[TW: the following post contains references to rape and some racism.]
Once a month for the next twelve months, I will be doing a post on the 13th of each month based on one of the Thirteen Houses of the Court of Night-Blooming Flowers from Kushiel’s Legacy.
It’s the 13, so you know what that means, it’s time for another post in the Thirteen Houses Project, and today’s lucky winner is Bryony House.
Bryony House’s motto is “Wealth seeks company,” and it’s canon is avarice and wagering. Bryony adepts are, well, adept at gambling to the point where they rarely lose. When adepts of Bryony House make their marques, they typically go on to staff the Royal Treasury. They are also the only adepts who will wager their own bodies in a bet. Bryony House holds that when Naamah slept with the King of Persis, she “made a good bargain in the exchange.”
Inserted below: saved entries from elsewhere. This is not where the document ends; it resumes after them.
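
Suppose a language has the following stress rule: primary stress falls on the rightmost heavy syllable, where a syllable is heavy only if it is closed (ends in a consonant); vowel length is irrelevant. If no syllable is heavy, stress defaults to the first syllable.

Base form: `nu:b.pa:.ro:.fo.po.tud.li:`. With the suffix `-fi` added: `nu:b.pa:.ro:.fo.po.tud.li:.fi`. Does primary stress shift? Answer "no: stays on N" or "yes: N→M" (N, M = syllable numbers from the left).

Base `nu:b.pa:.ro:.fo.po.tud.li:` (7 syllables):
  Weights: 1 nu:b H, 2 pa: L, 3 ro: L, 4 fo L, 5 po L, 6 tud H, 7 li: L.
  Heavy syllables in the domain: 1, 6. The rightmost is syllable 6 (tud).
  → primary stress on syllable 6.
Suffixed `nu:b.pa:.ro:.fo.po.tud.li:.fi` (8 syllables):
  Weights: 1 nu:b H, 2 pa: L, 3 ro: L, 4 fo L, 5 po L, 6 tud H, 7 li: L, 8 fi L.
  Heavy syllables in the domain: 1, 6. The rightmost is syllable 6 (tud).
  → primary stress on syllable 6.

no: stays on 6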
But Bryony House also has a dark side, as we learn when it’s discovered that Csavin, one of the Tsingani (or Roma, as we would call them) wagers his cousin Anasztazia and loses, and ends up deceiving his cousin into an assignation with a noble who paid Bryony a lot of money for the chance to be with a Tsingani virgin. Unfortunately, although they should have been tried for heresy (in Terre d’Ange, rape is heresy as well as a secular crime) no one at Bryony is ever held accountable for the deed. This is but one of the many incidents we have which indicates that the Terre d’Ange in general and the Night Court in particular often seem to trumpet the idea of Elua’s Precept while not bothering to follow it.
…And once again I am reminded of how problematic this series can be re: race and stereotyping.
Rather than talk about wagering and gambling and such (because I have no poker face and this would be a short post) I’m going to talk about money, managing money, spending money, trying to save money.
I am so bad at saving money. Yeah yeah, Capricorns are supposed to be ambitious curmudgeons who SAVE ALL THE MONIES! and I am generally okay if money either goes directly into my account or if I’m able to get to the bank right away with a cheque.
But the longer I leave it, the more it calls to me. “Gef, spend me! Spend me!”
Currently, there is a $20 bill lying on my desk where I can’t see it. I have told myself I am saving it, so it is just sitting there, and I’ve so far resisted the temptation to spend it. Ideally, it’s going to sit here until the end of my Thirteen Houses Project, in practice, if I can go a month or two without spending it, I will count that as a rare accomplishment indeed. I have to learn how to save money sometime, might as well make it now.
I’ve already written about the idea of “Pay to Pray” and how, on the one hand, paying a lot of money for things that are traditionally available at no cost or low cost to the average person just feels….wrong. On the other hand, I also don’t understand this assertion that money is inherently evil. Even tarot readers and such need to eat, and why shouldn’t they expect some sort of compensation for those services? It almost seems like the people who whine the loudest about how “we don’t need money” are the ones who most likely haven’t had to experience things like constantly having crappy cheap food to feed your family, or working long hours just to pay the pills, or any of the million other things people on or below the poverty line experience every day.
I could be wrong, but I know my life would be a lot harder without cold hard cash.
Money isn’t inherently the root of all evil, but, as Bryony House itself demonstrates, it can be put to less than lawful or altruistic purposes. It all depends on how it is used.
Random money-related fact about me: the only math that I was ever really good at was the kind of math you use when calculating which thing you’re buying is the “better bargain” (unit prices and such). Basically unless it has to do with shopping, I don’t like math, except that trippy philosophical math with multiple correct answers, I aced that class.